生誕二百五十年を記念し、倉敷市立美術館で開催中の「良寛展」をのぞいた。展示されているのは、終焉(えん)の地・新潟県長岡市の木村家が所蔵する遺墨を中心に約百七十点。
和歌や手紙などの遺墨を張った「貼(は)り交ぜ屏風(びょうぶ)」の中に、言葉の大切さを説いた「愛語」がある。細い線に秘められた意志の強さを感じた。自由闊達(かったつ)で変幻の妙がある漢詩の六曲屏風も見応えがある。
良寛といえば、“手まり上人”の柔和なイメージが思い浮かぶ。倉敷市・円通寺で十二年間修行した後は、清貧無欲の生涯を貫き通した。無駄をそぎ落とした書からは、気品を含んだ無垢(むく)の魂が伝わってくるようだ。
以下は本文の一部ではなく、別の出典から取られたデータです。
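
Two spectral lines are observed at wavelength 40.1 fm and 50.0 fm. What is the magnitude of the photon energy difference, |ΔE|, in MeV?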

良寛を敬慕した芸術家たちの作品も並ぶ。日本画家安田靫彦(ゆきひこ)の和尚像は、細身で鼻が高く、目尻がつり上がっていたという特徴を巧みにとらえている。良寛がブームと言われて久しい。
作家の中野孝次さんは「物の過剰の中にあるからこそ、無一物の生に徹した良寛に、自分自身を映し出す鏡を見ているのだろう」(「風の良寛」)と分析する。良寛の深い精神性、高い芸術性が宿った書から学ぶべきものも多かろう。